Tourist Information and Travel Guide for the Royal Forest of Dean including the Wye Valley, Severn Vale and the Vale of Leadon including the counties of Herefordshire and Monmouthshire
Please select a location from the right hand menu in order to gain an insight into the Royal Forest of Dean, Wye Valley, Severn Vale, Vale of Leadon and counties of Herefordshire and Monmouthshire. If you prefer you can also select directly to get tour and travel information on individual towns and villages.
The Royal Forest of Dean
Designated as a national forest
park in 1938, the unique heritage and culture of the Forest reflects
a close working relationship between people and the environment.
The Forest of Dean is one of E ngland's few remaining ancient
forests, covering over 110
square kilometres of woodland and lies between
the rivers Wye and Severn, in the western part of Gloucestershire,
and on the borders of Wales and Herefordshire.
The Forest is one of the most distinctive areas in the UK having
a seductive charm and character that is uniquely its own. The stunning
landscapes and spectacular scenery have inspired artists, craftspeople,
inventors, poets and playwrights, as well as the many visitors
who return year after year.
The Wye Valley
Officially designated an Area of Outstanding
Natural Beauty and combines a unique blend of Welsh and English
influences. A place of breathtaking natural scenery and
the birthplace of British tourism, the Wye Tour has enthralled
discerning visitors since the 18th Century.
The Wye Valley, an area that covers part of the border between
Wales and England, was established as an A.O.N.B. in 1971. It is
and area rich in history, wildlife and natural beauty and the A.O.N.B.
was set up in order "to conserve and enhance the outstanding and
beautiful characteristics of the area".
The Vale of Leadon
The Vale is a complete contrast to the Forest
of Dean and Wye Valley, consisting of typically English landscaped
countryside, a mixture of black and white timbered buildings, market
gardens and vineyards.
Leadon Vale is located to the north of the Royal
Forest of Dean - here
you will find the market town of Newent and
the village of Dymock.
The Vale of
Leadon is quintessentially an unspoiled English area centred
around the picturesque town of Newent.
The Severn Vale
Through which flows the River Severn, the country's
longest river famous for its tidal bore. The Severn Vale is famous
for its Blaisdon Plums and Perry Pears. The old Severnside
port of Lydney is the area’s
main town, and is a thriving business and shopping area.

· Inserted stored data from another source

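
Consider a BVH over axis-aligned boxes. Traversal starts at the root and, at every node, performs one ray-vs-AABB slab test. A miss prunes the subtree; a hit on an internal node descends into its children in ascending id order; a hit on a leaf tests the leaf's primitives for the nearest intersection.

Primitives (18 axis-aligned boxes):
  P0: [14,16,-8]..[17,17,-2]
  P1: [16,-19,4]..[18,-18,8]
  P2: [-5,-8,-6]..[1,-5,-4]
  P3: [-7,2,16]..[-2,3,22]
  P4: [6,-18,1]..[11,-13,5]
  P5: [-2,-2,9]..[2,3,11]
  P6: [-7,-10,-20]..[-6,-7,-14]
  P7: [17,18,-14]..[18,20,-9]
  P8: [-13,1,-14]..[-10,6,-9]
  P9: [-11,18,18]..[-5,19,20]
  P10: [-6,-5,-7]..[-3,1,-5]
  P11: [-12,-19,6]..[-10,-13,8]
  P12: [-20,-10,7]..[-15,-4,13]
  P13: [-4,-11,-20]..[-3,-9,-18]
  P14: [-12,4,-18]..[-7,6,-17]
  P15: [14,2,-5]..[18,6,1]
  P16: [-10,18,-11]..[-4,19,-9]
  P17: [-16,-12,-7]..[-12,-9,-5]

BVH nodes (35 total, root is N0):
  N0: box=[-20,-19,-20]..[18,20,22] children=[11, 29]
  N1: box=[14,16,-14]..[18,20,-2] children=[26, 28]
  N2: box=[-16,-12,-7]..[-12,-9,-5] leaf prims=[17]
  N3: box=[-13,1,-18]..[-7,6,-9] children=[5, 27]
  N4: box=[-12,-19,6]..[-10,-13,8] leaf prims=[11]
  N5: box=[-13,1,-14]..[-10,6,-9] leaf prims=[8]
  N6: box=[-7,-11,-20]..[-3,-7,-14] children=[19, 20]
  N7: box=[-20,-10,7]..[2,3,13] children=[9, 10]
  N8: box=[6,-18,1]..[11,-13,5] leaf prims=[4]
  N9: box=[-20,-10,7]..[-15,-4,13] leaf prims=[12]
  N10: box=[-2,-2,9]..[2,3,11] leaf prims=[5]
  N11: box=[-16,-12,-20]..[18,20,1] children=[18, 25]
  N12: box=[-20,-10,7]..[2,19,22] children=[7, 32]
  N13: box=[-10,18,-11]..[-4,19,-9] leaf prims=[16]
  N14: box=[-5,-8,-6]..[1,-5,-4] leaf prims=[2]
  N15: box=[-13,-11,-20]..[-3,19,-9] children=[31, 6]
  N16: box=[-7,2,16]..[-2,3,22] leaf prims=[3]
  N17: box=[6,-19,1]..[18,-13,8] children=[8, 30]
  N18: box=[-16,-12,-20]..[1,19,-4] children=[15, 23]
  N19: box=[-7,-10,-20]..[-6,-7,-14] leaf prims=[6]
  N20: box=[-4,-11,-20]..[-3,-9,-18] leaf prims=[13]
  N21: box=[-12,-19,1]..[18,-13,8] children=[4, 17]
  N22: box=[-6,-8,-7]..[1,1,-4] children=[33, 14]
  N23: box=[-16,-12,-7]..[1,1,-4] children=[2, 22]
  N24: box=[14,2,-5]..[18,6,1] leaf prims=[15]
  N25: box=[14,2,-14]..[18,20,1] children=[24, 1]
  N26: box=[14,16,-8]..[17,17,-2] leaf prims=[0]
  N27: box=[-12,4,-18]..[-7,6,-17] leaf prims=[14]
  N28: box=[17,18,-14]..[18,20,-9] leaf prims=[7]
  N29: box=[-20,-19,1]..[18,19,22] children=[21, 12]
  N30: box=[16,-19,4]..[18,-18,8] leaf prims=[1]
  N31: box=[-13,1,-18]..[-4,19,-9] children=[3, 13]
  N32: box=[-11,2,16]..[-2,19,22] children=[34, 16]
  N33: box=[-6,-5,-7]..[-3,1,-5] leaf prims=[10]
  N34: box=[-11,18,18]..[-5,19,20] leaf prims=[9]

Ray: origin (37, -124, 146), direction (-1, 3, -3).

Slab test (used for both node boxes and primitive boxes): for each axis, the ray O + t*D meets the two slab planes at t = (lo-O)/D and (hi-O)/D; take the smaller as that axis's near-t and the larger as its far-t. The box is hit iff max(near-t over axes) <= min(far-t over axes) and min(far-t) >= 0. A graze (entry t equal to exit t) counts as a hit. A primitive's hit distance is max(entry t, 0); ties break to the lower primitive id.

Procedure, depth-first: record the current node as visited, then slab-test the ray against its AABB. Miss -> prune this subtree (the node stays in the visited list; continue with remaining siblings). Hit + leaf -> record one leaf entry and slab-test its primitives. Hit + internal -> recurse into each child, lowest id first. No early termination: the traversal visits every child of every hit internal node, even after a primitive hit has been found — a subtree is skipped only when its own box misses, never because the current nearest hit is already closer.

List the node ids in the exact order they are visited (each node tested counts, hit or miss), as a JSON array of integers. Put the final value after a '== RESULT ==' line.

Walk:
N0 x:[19,57] y:[35,48] z:[124/3,166/3] -> hit [124/3,48], descend [11, 29]
  N11 x:[19,53] y:[112/3,48] z:[145/3,166/3] -> miss, prune
  N29 x:[19,57] y:[35,143/3] z:[124/3,145/3] -> hit [124/3,143/3], descend [12, 21]
    N12 x:[35,57] y:[38,143/3] z:[124/3,139/3] -> hit [124/3,139/3], descend [7, 32]
      N7 x:[35,57] y:[38,127/3] z:[133/3,139/3] -> miss, prune
      N32 x:[39,48] y:[42,143/3] z:[124/3,130/3] -> hit [42,130/3], descend [16, 34]
        N16 x:[39,44] y:[42,127/3] z:[124/3,130/3] -> hit [42,127/3] leaf, test {P3@t=42}
        N34 x:[42,48] y:[142/3,143/3] z:[42,128/3] -> miss, prune
    N21 x:[19,49] y:[35,37] z:[46,145/3] -> miss, prune

Visited [0, 11, 29, 12, 7, 32, 16, 34, 21]. Tests: 9 box, 1 leaf. Nearest: P3.

== RESULT ==
[0, 11, 29, 12, 7, 32, 16, 34, 21]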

The River Severn ( Welsh:Afon Hafren ) is the
longest British river, at 354 kilometres (219 miles) long; it rises
at an altitude of 610 metres on Plynlimon near
Llanidloes, in the Cambrian Mountains, Mid Wales, and it passes
through a number of English counties, with the county towns of
Shrewsbury, Worcester, and Gloucester located on its banks. The
Severn becomes the Bristol Channel at its estuary, eventually discharging
into the Irish Sea and the Atlantic Ocean. With an average discharge
of 107 m³/s at Hawbridge (Worcestershire), the Severn
is England´s largest river in terms of water flow. The Severn's
drainage basin area is 11,420 km2. It is one of the ten major rivers
in the United Kingdom.
A popular destination for visitors and tourists
in search of the 'real' England, the English County offering beautiful
unspoilt countryside, distinctive heritage and tremendous hospitality.
Herefordshire's stunning natural scenery and its unhurried pace
have inspired artists, crafts people and musicians to settle and
create in this county.
The English county of Herefordshire is in the West Midlands region of England. It borders the counties of Shropshire in the north, Worcestershire in the east, Gloucestershire in the south east and the Welsh counties of Gwent in the south west and Powys in the west.
This county is one of thirteen historic counties of Wales, covering south-east Wales. It was formed from the Welsh Marches by the Laws in Wales Act 1535. The county borders Gloucestershire to the east, Herefordshire to the northeast, Brecknockshire to the north, and Glamorgan to the west.
Monmouthshire encompasses the dramatic Black Mountains in the north, to the market towns of Abergavenny and Monmouth, through to the rural valleys around Newport and Chepstow on the banks of the River Severn, the Wye Valley & Vale of Usk are true areas of outstanding natural beauty. With awesome castles, bustling market towns, fresh-farm produce, an artisan tradition, generous hospitality, and sunshine and showers. Monmouthshire and the Wye Valley is a captivating experience that treats the senses at any time of year.